Dialogue Coordination for Sociable Agents

Hendrik Buschmeier and Stefan Kopp

Smooth and trouble-free interaction in dialogue is only possible if interlocutors are able to coordinate their actions with each other. Because of this, we think that an understanding of how human coordination devices work is the basis for successful spoken language computer interfaces such as embodied conversational agents or dialogue systems. In this research project we model two important coordination mechanisms that are commonly found in human-human interaction: feedback and adaptation.

Multimodal dialogical face-to-face communication in a calendar domain.

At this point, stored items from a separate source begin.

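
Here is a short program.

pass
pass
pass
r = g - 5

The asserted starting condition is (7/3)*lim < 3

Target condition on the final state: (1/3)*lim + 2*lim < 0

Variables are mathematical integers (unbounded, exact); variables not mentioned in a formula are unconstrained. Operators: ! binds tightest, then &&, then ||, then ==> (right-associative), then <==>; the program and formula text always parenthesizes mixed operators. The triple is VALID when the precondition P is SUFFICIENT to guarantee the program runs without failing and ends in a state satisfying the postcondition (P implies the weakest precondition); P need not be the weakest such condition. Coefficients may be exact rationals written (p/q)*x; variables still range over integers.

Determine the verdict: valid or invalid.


Working backward. After the program, the postcondition (1/3)*lim + 2*lim < 0 must hold; in canonical form it is (7/3)*lim < 0.
Before r := g - 5: (7/3)*lim < 0
Before skip: (7/3)*lim < 0
Before skip: (7/3)*lim < 0
Before skip: (7/3)*lim < 0
The weakest precondition is (7/3)*lim < 0.
Check whether (7/3)*lim < 3 implies it.
Countermodel: at the initial state lim = 0, the precondition holds but the weakest precondition fails.
Answer: invalid


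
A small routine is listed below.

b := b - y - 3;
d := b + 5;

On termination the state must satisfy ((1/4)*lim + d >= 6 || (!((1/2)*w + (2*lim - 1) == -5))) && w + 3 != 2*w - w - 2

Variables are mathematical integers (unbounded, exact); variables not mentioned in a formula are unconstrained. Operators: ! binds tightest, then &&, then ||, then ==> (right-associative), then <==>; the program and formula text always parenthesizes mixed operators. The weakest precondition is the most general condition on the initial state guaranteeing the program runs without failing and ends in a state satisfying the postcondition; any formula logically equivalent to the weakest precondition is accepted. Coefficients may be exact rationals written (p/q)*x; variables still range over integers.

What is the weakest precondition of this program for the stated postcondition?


Working backward. After the program, the postcondition ((1/4)*lim + d >= 6 || (!((1/2)*w + (2*lim - 1) == -5))) && w + 3 != 2*w - w - 2 must hold; in canonical form it is d + (1/4)*lim >= 6 || (!(2*lim + (1/2)*w == -4)).
Before d := b + 5: b + (1/4)*lim >= 1 || (!(2*lim + (1/2)*w == -4))
Before b := b - y - 3: b + (1/4)*lim >= y + 4 || (!(2*lim + (1/2)*w == -4))
Answer: WP = b + (1/4)*lim >= y + 4 || (!(2*lim + (1/2)*w == -4))


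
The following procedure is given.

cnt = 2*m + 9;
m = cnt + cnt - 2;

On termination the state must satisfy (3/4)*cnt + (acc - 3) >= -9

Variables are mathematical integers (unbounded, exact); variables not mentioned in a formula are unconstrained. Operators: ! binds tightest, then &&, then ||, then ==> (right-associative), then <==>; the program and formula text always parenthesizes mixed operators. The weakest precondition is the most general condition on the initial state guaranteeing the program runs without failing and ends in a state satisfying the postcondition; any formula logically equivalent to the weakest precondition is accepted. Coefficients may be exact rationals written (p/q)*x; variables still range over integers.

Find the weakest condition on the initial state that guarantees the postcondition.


Working backward. After the program, the postcondition (3/4)*cnt + (acc - 3) >= -9 must hold; in canonical form it is acc + (3/4)*cnt >= -6.
Before m := cnt + cnt - 2: acc + (3/4)*cnt >= -6
Before cnt := 2*m + 9: acc + (3/2)*m >= -51/4
Answer: WP = acc + (3/2)*m >= -51/4


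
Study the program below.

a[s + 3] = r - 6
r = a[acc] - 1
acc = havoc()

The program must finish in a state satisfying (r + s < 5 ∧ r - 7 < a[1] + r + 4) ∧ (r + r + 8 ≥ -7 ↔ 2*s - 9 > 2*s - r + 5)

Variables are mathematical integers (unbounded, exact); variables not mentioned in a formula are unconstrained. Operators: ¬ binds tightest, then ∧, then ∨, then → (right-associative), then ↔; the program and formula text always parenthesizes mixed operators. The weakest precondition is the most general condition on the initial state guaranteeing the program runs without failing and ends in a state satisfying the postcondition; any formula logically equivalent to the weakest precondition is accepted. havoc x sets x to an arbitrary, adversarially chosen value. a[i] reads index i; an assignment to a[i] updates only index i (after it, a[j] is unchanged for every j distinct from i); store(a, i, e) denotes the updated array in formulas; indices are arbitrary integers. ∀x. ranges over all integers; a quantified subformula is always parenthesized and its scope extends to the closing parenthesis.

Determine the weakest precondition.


Working backward. After the program, the postcondition (r + s < 5 ∧ r - 7 < a[1] + r + 4) ∧ (r + r + 8 ≥ -7 ↔ 2*s - 9 > 2*s - r + 5) must hold; in canonical form it is r + s < 5 ∧ a[1] > -11 ∧ (2*r ≥ -15 ↔ r > 14).
Before havoc acc: r + s < 5 ∧ a[1] > -11 ∧ (2*r ≥ -15 ↔ r > 14)
Before r := a[acc] - 1: a[acc] + s < 6 ∧ a[1] > -11 ∧ (2*a[acc] ≥ -13 ↔ a[acc] > 15)
Before a[s + 3] := r - 6: store(a, s + 3, r - 6)[acc] + s < 6 ∧ store(a, s + 3, r - 6)[1] > -11 ∧ (2*store(a, s + 3, r - 6)[acc] ≥ -13 ↔ store(a, s + 3, r - 6)[acc] > 15)
Answer: WP = store(a, s + 3, r - 6)[acc] + s < 6 ∧ store(a, s + 3, r - 6)[1] > -11 ∧ (2*store(a, s + 3, r - 6)[acc] ≥ -13 ↔ store(a, s + 3, r - 6)[acc] > 15)


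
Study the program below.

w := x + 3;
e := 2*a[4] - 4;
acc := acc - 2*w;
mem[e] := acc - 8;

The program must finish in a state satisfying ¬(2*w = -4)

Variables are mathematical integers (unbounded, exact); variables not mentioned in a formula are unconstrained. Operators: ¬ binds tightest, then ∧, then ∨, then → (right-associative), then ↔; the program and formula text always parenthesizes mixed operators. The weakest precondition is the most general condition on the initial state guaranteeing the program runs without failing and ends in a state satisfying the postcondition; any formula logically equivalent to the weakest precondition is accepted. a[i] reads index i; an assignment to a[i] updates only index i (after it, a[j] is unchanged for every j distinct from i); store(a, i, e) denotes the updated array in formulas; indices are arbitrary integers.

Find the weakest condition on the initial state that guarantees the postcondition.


Working backward. After the program, ¬(2*w = -4) must hold.
Before mem[e] := acc - 8: ¬(2*w = -4)
Before acc := acc - 2*w: ¬(2*w = -4)
Before e := 2*a[4] - 4: ¬(2*w = -4)
Before w := x + 3: ¬(2*x = -10)
Answer: WP = ¬(2*x = -10)


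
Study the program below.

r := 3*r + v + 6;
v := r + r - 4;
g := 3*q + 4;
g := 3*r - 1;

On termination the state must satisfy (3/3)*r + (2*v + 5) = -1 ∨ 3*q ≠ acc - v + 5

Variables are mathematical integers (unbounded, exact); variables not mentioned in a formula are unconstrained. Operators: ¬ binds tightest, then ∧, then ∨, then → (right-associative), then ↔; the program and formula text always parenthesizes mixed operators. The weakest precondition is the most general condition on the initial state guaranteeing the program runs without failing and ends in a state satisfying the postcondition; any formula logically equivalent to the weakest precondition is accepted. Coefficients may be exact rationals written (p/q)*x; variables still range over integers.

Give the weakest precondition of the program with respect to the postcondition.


Working backward. After the program, the postcondition (3/3)*r + (2*v + 5) = -1 ∨ 3*q ≠ acc - v + 5 must hold; in canonical form it is r + 2*v = -6 ∨ 3*q + v ≠ acc + 5.
Before g := 3*r - 1: r + 2*v = -6 ∨ 3*q + v ≠ acc + 5
Before g := 3*q + 4: r + 2*v = -6 ∨ 3*q + v ≠ acc + 5
Before v := r + r - 4: 5*r = 2 ∨ 3*q + 2*r ≠ acc + 9
Before r := 3*r + v + 6: 15*r + 5*v = -28 ∨ 3*q + 6*r + 2*v ≠ acc - 3
Answer: WP = 15*r + 5*v = -28 ∨ 3*q + 6*r + 2*v ≠ acc - 3


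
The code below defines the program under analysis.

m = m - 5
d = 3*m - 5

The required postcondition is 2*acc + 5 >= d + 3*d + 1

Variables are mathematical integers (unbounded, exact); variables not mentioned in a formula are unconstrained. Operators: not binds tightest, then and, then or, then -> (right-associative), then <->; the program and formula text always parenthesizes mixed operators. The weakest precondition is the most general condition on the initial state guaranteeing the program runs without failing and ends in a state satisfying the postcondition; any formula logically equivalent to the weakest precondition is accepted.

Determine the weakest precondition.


Working backward. After the program, the postcondition 2*acc + 5 >= d + 3*d + 1 must hold; in canonical form it is 2*acc >= 4*d - 4.
Before d := 3*m - 5: 2*acc >= 12*m - 24
Before m := m - 5: 2*acc >= 12*m - 84
Answer: WP = 2*acc >= 12*m - 84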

Feedback is an expressive, economic and rapid coordination device used by listeners to signal contact, perception, understanding and agreement as well as attitude towards an utterance of a speaker. Feedback can be conveyed in the form of short and unobstrusive verbal signals (called ‘backchannels’) or via nonverbal behaviour such as head gestures, eye gaze or facial expression.

A range of research projects already enabled embodied conversational agents to provide verbal as well as non-verbal backchannels to human speakers talking to them. In contrast to this, the aim of this project is to create an attentive speaker agent which learns to recognise, interpret and react appropriately to feedback signals provided by human listeners. Furthermore, this knowledge on feedback understanding will then be used to generate meaningful feedback for human users speaking with the agent.


It can be observed that people in dialogue adapt to each other. One example is that, after interacting for a certain period of time, they tend to use the same vocabulary and syntactic constructions. Several convincing (and most likely not independent) theories from different perspectives offer explanation for this phenomenon, among them the mechanistic interactive alignment account of dialogue which sees priming in the language processing system as the reason for adaptation (then called ‘alignment’) on the linguistic level.

As an example for low-level coordination in dialogue, we proposed a priming-based computational model of linguistic alignment and implemented it in a microplanning component for natural language generation as well as in a parser. In this model, language use (i.e., generation and parsing) is, on the one hand, guided by activation values attached to linguistic resources (grammar, lexicon) and, on the other hand, influences these activation values through priming.

Buschmeier et al.'s priming-based alignment model.

Evaluation of the microplanner on a human-human dialogue corpus shows that the alignment-capable version outperforms a baseline version in which alignment was deactivated.